Project based on: https://fivethirtyeight.com/features/can-you-split-the-states/

Suppose you remove a set of states (not necessarily four) so that you have two distinct contiguous regions among the lower 48 states, where the larger region has area A and the smaller region has area B. What states should you remove to maximize area B? (Was Philip’s intuition correct?) And what percentage of the lower 48 states’ combined area does B represent?

My answer: IL, MO, NE, CO, NM. Results in smaller half having 43.07% of the total area.

Submitted answers published on FTE: https://fivethirtyeight.com/features/can-you-bowl-three-strikes/

• 42.65% removing ID, WY, NE, MO, AR, LA
• 42.73% removing NM, OK, MO, IA, MN

Funnily enough, when removing 6 states, like the first published answer did, the best removal was my original 5 and RI (the smallest state) even though RI isn't contiguous with the other removals. So, it seems my solution is better than the published ones :)

While my 5-removal has a larger smaller part than my 6-removal (43.07673% vs. 43.07237%), my 6-removal has a 0.01% difference between the two areas when the 5-removal has a 0.1% difference. By removing RI, the smaller half becomes the east half when it was the west half before.

Since the 6-removal didn't find a better path than the 5-removal, I have a strong reason to believe that my 5-removal was optimal (i.e. a 7 or more removal won't do better since it will reduce the area).

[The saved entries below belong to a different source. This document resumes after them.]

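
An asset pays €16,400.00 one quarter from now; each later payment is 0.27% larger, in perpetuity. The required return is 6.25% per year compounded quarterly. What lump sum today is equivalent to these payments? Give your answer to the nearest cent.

Periodic rate r = 0.0625/4 per quarter.
Growing perpetuity (Gordon): PV = PMT₁ / (r − g) = 16,400 / (r − 0.0027) = €1,268,858.80.

€1,268,858.80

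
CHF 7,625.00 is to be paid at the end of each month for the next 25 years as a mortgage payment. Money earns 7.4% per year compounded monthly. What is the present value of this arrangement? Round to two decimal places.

CHF 1,040,957.24

This is an ordinary annuity: 300 payments of CHF 7,625.00 at the end of each month.
Periodic rate r = 0.074/12 per month; n is counted in months.
PV = PMT × [(1 − (1+r)^−n)/r] = 7,625 × [1 − (1+r)^−300] / r = CHF 1,040,957.24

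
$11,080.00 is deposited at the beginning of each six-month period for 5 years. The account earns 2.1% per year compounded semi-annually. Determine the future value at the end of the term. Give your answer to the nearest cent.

$117,404.55

This is an annuity due: 10 deposits of $11,080.00 at the beginning of each six-month period.
Periodic rate r = 0.021/2 per half-year; n is counted in half-years.
FV = PMT × [((1+r)^n − 1)/r] × (1+r) = 11,080 × [(1+r)^10 − 1] / r × (1+r) = $117,404.55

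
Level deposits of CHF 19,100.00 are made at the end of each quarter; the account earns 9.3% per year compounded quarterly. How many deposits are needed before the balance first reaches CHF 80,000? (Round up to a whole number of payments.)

5 payments

Periodic rate r = 0.093/4 per quarter; n is counted in quarters.
Ordinary annuity FV: 80,000 = 19,100 × [((1+r)^n − 1)/r].
(1+r)^n = 1 + 80,000 × r / 19,100, so n = ln(1 + 80,000·r/19,100) / ln(1+r) = 4.04.
Round up to a whole number of payments: n = 5.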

UPDATE: now we don't consider removal areas that are impossible to do better than previous removals. 6-removal with smaller than max remove area: [MO, AR, WY, NE, ID, MS], with 42.997154% for the smaller half. Similar to the first published removal, but substitutes LA for MS. 7-removal with smaller than max remove area: [MO, AR, WY, NE, ID, RI, MS], with 42.997154% for the smaller half (again, see RI).